B-cell depletive therapy has been described to have beneficial effects to patients suffering from rheumatoid arthritis (RA). Nevertheless, the role of B cells in pathogenesis is not clear. In particular, it is not known whether B-cell depletion causes changes in the B-cell repertoire after peripheral regeneration. Therefore we analysed the distribution of the immunoglobulin heavy-chain (Ig-VH) genes usage of a RA patient before, 7 months and 17 months after anti-CD20 therapy with rituximab.

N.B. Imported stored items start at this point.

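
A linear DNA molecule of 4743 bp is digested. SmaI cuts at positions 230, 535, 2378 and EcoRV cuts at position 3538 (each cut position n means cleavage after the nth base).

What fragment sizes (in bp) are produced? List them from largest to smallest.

Combined cut positions (sorted): 230, 535, 2378, 3538.
Linear molecule, 4 cuts → 5 fragments:
  230 − 0 = 230 bp
  535 − 230 = 305 bp
  2378 − 535 = 1843 bp
  3538 − 2378 = 1160 bp
  4743 − 3538 = 1205 bp
Sorted largest to smallest: 1843, 1205, 1160, 305, 230 bp.

1843, 1205, 1160, 305, 230 bp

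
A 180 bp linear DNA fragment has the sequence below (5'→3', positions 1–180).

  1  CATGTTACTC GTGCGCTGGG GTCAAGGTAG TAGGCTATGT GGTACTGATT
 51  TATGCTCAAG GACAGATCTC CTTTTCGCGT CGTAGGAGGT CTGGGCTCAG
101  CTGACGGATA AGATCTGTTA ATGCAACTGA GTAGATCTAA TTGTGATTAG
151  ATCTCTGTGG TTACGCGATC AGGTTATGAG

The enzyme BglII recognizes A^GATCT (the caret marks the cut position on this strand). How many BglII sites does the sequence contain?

4

AGATCT occurs starting at positions 64, 111, 133, 149.
BglII cuts at 4 sites.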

A patient with active RA has been treated with four weekly doses of 375 mg/m2 rituximab. During the treatment phase, prednisolone was elevated up to 12.5 mg daily for 4 weeks. After that, the patient remained on a stable dose of 5 mg prednisolone per day without further anti-proliferate treatment. Ig-VH genes were amplified from genomic DNA of peripheral B cells by nested PCR using family-specific oligonucleotides. PCR products were subcloned and the sequences of more than 500 clones were analysed.

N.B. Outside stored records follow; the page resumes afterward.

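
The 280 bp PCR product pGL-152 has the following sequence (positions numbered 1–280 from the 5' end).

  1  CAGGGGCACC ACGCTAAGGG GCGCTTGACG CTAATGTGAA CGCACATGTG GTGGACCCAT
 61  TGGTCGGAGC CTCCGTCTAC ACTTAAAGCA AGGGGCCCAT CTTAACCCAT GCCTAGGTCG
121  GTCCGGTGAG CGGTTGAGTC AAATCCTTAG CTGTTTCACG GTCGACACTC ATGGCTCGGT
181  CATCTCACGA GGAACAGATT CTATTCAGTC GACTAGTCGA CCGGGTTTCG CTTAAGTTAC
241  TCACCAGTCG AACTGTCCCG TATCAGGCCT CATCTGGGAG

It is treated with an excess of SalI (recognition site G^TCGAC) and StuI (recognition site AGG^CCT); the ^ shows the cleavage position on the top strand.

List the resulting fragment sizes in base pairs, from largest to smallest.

161, 51, 47, 13, 8 bp

SalI sites (GTCGAC) start at positions 161, 208, 216.
SalI cuts after the first base of each site, so after positions 161, 208, 216.
The StuI site (AGGCCT) starts at position 265.
StuI cuts after base 3 of each site, so after position 267.
Combined cut positions: 161, 208, 216, 267.
Linear molecule, 4 cuts → 5 fragments:
  1–161 → 161 bp
  162–208 → 47 bp
  209–216 → 8 bp
  217–267 → 51 bp
  268–280 → 13 bp
Sorted largest to smallest: 161, 51, 47, 13, 8 bp.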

Following antibody treatment, the patient experienced a good clinical response lasting over 1 year. Before therapy, the overall VH gene usage of the RA patient was largely similar to the distributions expected from published data for normal individuals, except for certain genes (4-34, 1-69, 3-07), which have already been reported with a biased distribution in autoimmune disorders. In addition, several clonally related sequences were found in the VH5 family.
B-cell regeneration occurred 7 months after anti-CD20 antibody therapy. Significant changes in the distribution of different genes could be observed: 4-34 and 1-69 decreased to a proportion that would be expected in healthy individuals. Clonally related sequences were not found anymore. A greater overall variety of the VH gene segments used was observed, in particular in the larger families like VH3 and VH4. Interestingly, somatic hypermutation was significantly enhanced at the time point of B-cell regeneration.
Seventeen months after therapy, the general distribution of the VH genes was comparable with that observed before treatment, except for some genes (4-34 remained at the level found after therapy). No clonally related sequences were found. Somatic hypermutation was significantly reduced to the frequency determined before therapy.
B-cell depletion by anti-CD20 monoclonal antibody leads to a significant modulation of the expressed immunoglobulin-VH gene repertoire after B-cell regeneration, which is accompanied with a clinical benefit in a single patient.